Tourists are apt to complain of the incivility of officials in Spain. I can only say that we travelled from Biarritz to Gibraltar, and encountered nothing but courtesy and kindness. We spoke a little Spanish, it is true, and had left England with a solemn compact never to get out of temper, which may, perhaps, in some degree account for such experience. And we always travelled in the first-class carriage reserved for ladies. I do not think English ladies would find second and third-class travelling pleasant, on account of the smoking.

Thus we travelled through the brown deserts of Old Castille to Madrid. Treeless, tawny, and interminable, anything more dreary than these same Spanish steppes cannot well be conceived. Yet there was contrast and colour for the artistic eye. There was mass after mass of cool, grey limestone against a bright blue sky; and when the sun set over the undulating table-lands, a weird, fiery, unimagined splendour not to be put into any words!

CHAPTER III.

THE GAIETY OF MADRID.—THE IMPERATIVENESS OF TEETOTALISM THERE.—THE QUEEN AND THE ROYAL BIRTHDAY.—ROADS AND RIVER-BANKS.—APROPOS OF BULLS.

HERE is no more stir at the railway-station of Madrid than at that of Tunbridge Wells or Chelmsford; and as you rattle along the quiet streets, you ask yourself—Can this be the capital of so many great kingdoms?
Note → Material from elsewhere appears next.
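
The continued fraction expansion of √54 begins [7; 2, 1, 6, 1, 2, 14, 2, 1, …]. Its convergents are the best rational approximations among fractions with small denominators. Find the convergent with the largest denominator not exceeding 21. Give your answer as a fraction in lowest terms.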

It is the fashion to represent Madrid as a dreary place, but, on the contrary, its first aspect is eminently cheerful. The streets are light and airy, the sky is generally without a cloud, and the population is a gay and unique one. I suppose Madrid is the only capital in Europe where the upper classes can be said to cling to anything like costume, for certainly the long cloaks of the men, and the mantillas and fans of the ladies, do merit the name of costume still. In Spain it is possible for a man to be dainty about his dress, since every cloak can be lined in different styles of luxury, with silk, with velvet, with fur, or with brocade. The upper cape of the cloak is thrown over the left shoulder in such a manner as to expose the lining; and as you walk along the streets, you are lost in admiration of a dress so graceful, and think regretfully of the orthodox great-coat worn in London, when a little colour would be so pleasant to the eye. Put a Spanish cloak upon every man in Fleet Street and Piccadilly, and how the bits of creamy fur, of crimson silk, of purple velvet, of gold brocade, would enliven these sober thoroughfares! But the Madrilenians are not a majestic race, though so majestically equipped. Diminutive in size, sallow, shaven like monks, one never dreams of calling the men handsome. At the same time they have, for the most part, beautiful features and fine eyes. The ladies, tripping about fan in hand, are pretty; but, like the men, frail-looking and without dignity. Treacherous as is the climate, they go about bare-necked, bare-headed, and with only a fan to shade them from a dangerous sun. Yet one sees the same thing everywhere—whilst the women wear tight-fitting clothes, and expose themselves to wind and sun, the men are wrapped up like Arabs in the easiest, most sensible dress possible. In England we are growing wiser, and we no longer kill our young girls by making them wear tight stays, thin shoes, and back-boards; but in Madrid—I suppose one of the unhealthiest places in the world—it never seems to enter into any one’s head that what is dangerous to a man is doubly so to a woman.